Davi disregarded him and continued to press Remmy. “I don’t know that this will work, it’s not like we’re dealing with Freeground, it’s up to an Oversight Officer, and you know what she’s like.”

“No, Sam,” Remmy said with a smile that was visible even in the dim light. “It’s your call. You’re the commander on the ground, you tell us if this goes. We’ll deal with the rest once we’re in the hangar.” Remmy paused a moment, watching Davi closely. “So are we on, or are you pulling the plug on us?”

Davi looked at the silhouettes of issyrians hurrying between the shuttles. Emergency lights didn’t let him see much. The people who would be marooned, left to the mercy of the Order of Eden if they didn’t escape, looked skeletal, or as if whole pieces were missing. They were in no shape to fight a force like the Order, especially since they’d be seeking nothing more than retribution on a global scale. “We’re on.”

   

Chapter
28 -
Those Damned Refugees

   

“The scans are in and confirmed, Sir,” reported the flight officer. “Seven hundred and eighty nine issyrians, many smaller signals who are most likely children, and nine humans.”

Captain McPatrick tapped his finger against the bridge rail, watching the shuttles on the holoprojector with a furrowed brow. “And there’s no sign that they’re being pursued.”

“Nothing for eight point four million kilometres. All signs say they’re clear,” the flight officer replied.

“Should we signal them, Sir?” asked the lead comms officer. She was an impatient one at the best of times, and her tone offered more advice than Captain McPatrick was interested in hearing. It told him that they should leave the shuttles be, offer no navnet instructions, and leave the solar system, call it a lost cause. That would irritate Freeground Intelligence, which would be gratifying for a while, but he didn’t know if Anderson was ready for that kind of move.

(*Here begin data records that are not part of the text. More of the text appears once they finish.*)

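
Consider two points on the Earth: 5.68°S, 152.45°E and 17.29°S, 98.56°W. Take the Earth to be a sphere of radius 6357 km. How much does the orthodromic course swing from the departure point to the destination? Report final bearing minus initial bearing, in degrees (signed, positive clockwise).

Initial bearing θ₁ = atan2(sin Δλ cos φ₂, cos φ₁ sin φ₂ − sin φ₁ cos φ₂ cos Δλ) = 109.88°
Final bearing θ₂ = (initial bearing from the destination back to the start) + 180° = 78.54°
Δθ = θ₂ − θ₁ = -31.3°

-31.3°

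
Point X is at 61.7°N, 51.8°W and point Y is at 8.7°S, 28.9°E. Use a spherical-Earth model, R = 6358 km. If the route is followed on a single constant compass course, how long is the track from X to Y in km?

10617 km

Δψ = ln[tan(π/4+φ₂/2)/tan(π/4+φ₁/2)] = -1.5303;  Δφ = -1.2287 rad,  Δλ = +1.4085 rad
q = Δφ/Δψ = 0.8029
d = R·√(Δφ² + q²Δλ²) = 6358·1.66992 = 10617 km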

“Put the ship on full alert, and get a full squad to the bridge. Send four squads to the main hangar. Any other ready teams should report to adjacent compartments,” Captain McPatrick ordered calmly. Alarms went off across the ship, waking anyone at rest and prompting all hands to report to battle stations. “Now you can signal them.” He took a deep breath and shook his head before activating his comm and entering Doctor Anderson’s ident. “We’ve got returns and refugees coming in. I’ll meet you in Forward Observation.”

“And I was just falling asleep,” Doctor Anderson replied. “See you there.”

“Should I inform Oversight?” Captain McPatrick asked.

“She’s Oversight, she should already know, shouldn’t she?” Anderson asked with a smirk.

Two soldiers in full combat gear followed Captain McPatrick off the bridge. He knew that two more cloaked soldiers joined them the moment he stepped into the lift. He was never alone. Something he liked about serving on a ship like the Sunspire. What he didn’t like was the amount of pointless reporting and record keeping he had to do for Oversight.

He was beginning to understand why his nephew defected. It took every scrap of effort Captain McPatrick had to remain in control of his own ship. If he stopped jumping through hoops that were presented as elective, he would start losing his command. It was what Freeground Intelligence Oversight wanted, to take control with a captain aboard so he could take the fall if anything went wrong.

He accessed the latest program to hit his comm - an elective memory test. That morning the program had read several different expressions to him, and he was to recite them if prompted. “Expression,” he said.